Outline of Frawley's presentation on meaning. (10/21/96)

1. Linking cognitive neuroscience and computation with language.

Our old questions: how come we turned out like we did and not otherwise? More technically: what is the nature of the neurocognitive (visual, memory, language...) machine?

Neurocognitive answers:

domain-specificity, modularity, encapsulation, innateness, shallow/rich code, minimal knowledge (just enough to make a mind)...

Computational answers:

memories, input/output differences, hardware/software relations, intelligence vs. intentionality, learnability...

2. Some cognitive science questions for language:

Is language modular? (yes) Is language represented in code? (yes: if computational learning is understood as the relation between computable input, a machine, and the programs the machine outputs [I ---> M ---> P], then linguists usually study the language programs the machine outputs: grammars) Is language computational intelligence or intentionality (both: syntax and phonology concern the former; meaning concerns the latter)

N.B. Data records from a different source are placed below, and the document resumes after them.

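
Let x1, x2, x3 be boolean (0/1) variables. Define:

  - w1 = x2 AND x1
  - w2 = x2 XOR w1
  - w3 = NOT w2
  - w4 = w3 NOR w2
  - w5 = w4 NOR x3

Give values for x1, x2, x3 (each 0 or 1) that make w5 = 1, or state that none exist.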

3. So, the cognitive science questions for meaning:

How do expressions as forms get interpretations? How are expressions about the world? What does the interpretation module of language look like? Even more technically: how does the neurocognitive machine compute interpretations for formal linguistic structures?

4. Two kinds of aboutness: pragmatic (language brings about the world: significance), semantic (language depicts the world: truth).

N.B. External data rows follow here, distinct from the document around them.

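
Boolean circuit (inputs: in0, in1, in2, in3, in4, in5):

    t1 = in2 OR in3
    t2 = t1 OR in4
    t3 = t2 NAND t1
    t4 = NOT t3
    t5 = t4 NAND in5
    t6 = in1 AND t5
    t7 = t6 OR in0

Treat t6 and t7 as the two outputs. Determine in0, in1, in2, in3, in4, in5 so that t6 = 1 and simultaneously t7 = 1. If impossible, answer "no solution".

in0=0, in1=1, in2=0, in3=0, in4=0, in5=0

Check with in0=0, in1=1, in2=0, in3=0, in4=0, in5=0:
t1 = in2 OR in3 = 0 OR 0 = 0
t2 = t1 OR in4 = 0 OR 0 = 0
t3 = t2 NAND t1 = 0 NAND 0 = 1
t4 = NOT t3 = NOT 1 = 0
t5 = t4 NAND in5 = 0 NAND 0 = 1
t6 = in1 AND t5 = 1 AND 1 = 1
t7 = t6 OR in0 = 1 OR 0 = 1
So t6 = 1 and t7 = 1.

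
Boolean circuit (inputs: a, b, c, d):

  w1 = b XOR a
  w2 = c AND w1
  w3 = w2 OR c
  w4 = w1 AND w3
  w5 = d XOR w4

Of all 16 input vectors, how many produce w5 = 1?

w5 = d XOR w4 must be 1, so d and w4 differ.
Enumerating the 16 input combinations, 8 give w5 = 1 and 8 give w5 = 0.

8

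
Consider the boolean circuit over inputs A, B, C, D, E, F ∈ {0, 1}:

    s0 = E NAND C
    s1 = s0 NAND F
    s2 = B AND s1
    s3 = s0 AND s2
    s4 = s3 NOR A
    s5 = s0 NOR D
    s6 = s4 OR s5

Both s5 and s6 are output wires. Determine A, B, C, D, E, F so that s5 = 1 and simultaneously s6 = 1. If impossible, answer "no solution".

A=0, B=0, C=1, D=0, E=1, F=0

Check with A=0, B=0, C=1, D=0, E=1, F=0:
s0 = E NAND C = 1 NAND 1 = 0
s1 = s0 NAND F = 0 NAND 0 = 1
s2 = B AND s1 = 0 AND 1 = 0
s3 = s0 AND s2 = 0 AND 0 = 0
s4 = s3 NOR A = 0 NOR 0 = 1
s5 = s0 NOR D = 0 NOR 0 = 1
s6 = s4 OR s5 = 1 OR 1 = 1
So s5 = 1 and s6 = 1.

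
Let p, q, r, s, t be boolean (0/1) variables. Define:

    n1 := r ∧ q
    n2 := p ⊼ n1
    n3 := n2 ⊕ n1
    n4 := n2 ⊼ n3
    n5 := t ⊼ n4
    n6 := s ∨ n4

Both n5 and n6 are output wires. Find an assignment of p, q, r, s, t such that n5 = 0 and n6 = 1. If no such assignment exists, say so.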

5. Pragmatic meaning can be seen in a mechanistic way (rules of conversation, speech acts and inferences about speakers' and hearers intentional states).

But pragmatic meaning seems to vary significantly with context. Is it therefore core for the interpretation of expressions? In varying, it also seems to lack psychobiological plausibility (though see the work of John Tooby and Leah Cosmides on how the structure of exchange -- the basis of pragmatics -- might be evolutionarily conditioned.)

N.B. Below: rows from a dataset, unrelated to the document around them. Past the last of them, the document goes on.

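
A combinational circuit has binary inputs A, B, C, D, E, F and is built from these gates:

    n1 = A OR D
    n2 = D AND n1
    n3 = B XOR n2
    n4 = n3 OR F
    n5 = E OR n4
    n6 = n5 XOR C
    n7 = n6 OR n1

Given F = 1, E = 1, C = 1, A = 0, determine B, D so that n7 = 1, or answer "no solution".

Check with F = 1, E = 1, C = 1, A = 0 and B=1, D=1:
n1 = A OR D = 0 OR 1 = 1
n2 = D AND n1 = 1 AND 1 = 1
n3 = B XOR n2 = 1 XOR 1 = 0
n4 = n3 OR F = 0 OR 1 = 1
n5 = E OR n4 = 1 OR 1 = 1
n6 = n5 XOR C = 1 XOR 1 = 0
n7 = n6 OR n1 = 0 OR 1 = 1
So n7 = 1.

B=1 D=1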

6. The other kind of intentionality: semantics.

How do we use meaning to get at truth? Basic ideas:

reference vs. sense (intenSionality)

semantic intuitions

meaning-form connections

Two facets of core semantic meaning:

intentionality: minimal content (= conceptual content?)

computational intelligence: minimal semantic form) (= logic?)

7. Some final worries:

Are these computationally feasible?

Could they be part of the factory installed equipment of the neurocognitive machine?